Поздно вечером Борис вышел на крыльцо. В доме у старика было жарко натоплено, ему хотелось подышать ночным свежим воздухом. Он обошел дом и увидел во дворе тусклый огонек папиросы. Мари, легонько прислонившись к старому покосившемуся забору, пускала красивые колечки дыма.
И хотя на улице не горел ни один фонарь и окна домика были тщательно завешены – старик боялся посторонних любопытных
– Хорошо! – Борис вдохнул полной грудью холодный, пахнущий антоновскими яблокомами воздух.
– Так бы и полетели туда, в это небо, как хвостатая комета… – насмешливо, но не зло сказала Мари.
– Вы правы. – Борис не обиделся. – Хотелось бы улететь от всего этого безобразия далеко-далеко, начать там новую, счастливую, жизнь, забыть все…
– Я не хочу забывать! – Голос ее хлестнул Бориса, как казацкой нагайкой.
– Вам не надо забывать их, своих близких, родных людей. Пускай они всегда будут с вами. Надо забыть все, что было потом, – твердо ответил Борис, – иначе вы не сможете дальше жить.

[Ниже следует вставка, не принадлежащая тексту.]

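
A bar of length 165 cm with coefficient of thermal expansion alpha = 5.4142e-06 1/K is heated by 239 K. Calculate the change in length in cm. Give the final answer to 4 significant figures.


dL = L0 * alpha * dT
dL = 165 * 5.4142e-06 * 239
dL = 0.2135 cm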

– Я живу местью, – она сказала это со страстью, – я должна отомстить за то, что с ними сделали!
– Вы уверены, что мстите тем, кому нужно? – осторожно поинтересовался Борис.
– Это не важно, – отмахнулась Мари, – все они виноваты. На каждом лежит какая-то доля вины.
– В общем, да, – согласился Борис, – но Бог, вернее, черт с ними со всеми! А вы, вы еще больше разрушаете свою душу местью!
Мари отвернулась и загасила папиросу. Небо по-прежнему пыталось накрыть их с головой. Было тихо, ни голоса, ни собачьего лая не доносилось издалека.
– Возможно, вы правы, – сказала Мари после долгого молчания.
Борис приблизился к ней и мягко положил ладонь на ее руку, вцепившуюся в забор. Понемногу из ее руки ушло напряжение, так стояли они долго-долго, смотря на звезды, пока одна не упала. Борис загадал желание – увидеться с сестрой в этом году. Что загадала Мари, осталось тайной.
Они бы не ушли еще долго, но Саенко выглянул из-за угла и бросил сердитым шепотом, что старик сам спать не ложится, пока дверь не заперта, и людям заснуть не дает.
– Сейчас идем! – недовольно буркнул Борис. – Экий ты, Пантелей… такое мгновение нам испортил!
Саенко не ответил, он уже плюхнулся в горнице на лавку, прикрылся шинелью и тихонько посапывал.
Мари как женщине хозяин предоставил лучшее место – кровать в дальней комнате. Судя по спинкам, украшенным бронзовыми виньетками, кровать в свое время была реквизирована в каком-нибудь богатом купеческом доме.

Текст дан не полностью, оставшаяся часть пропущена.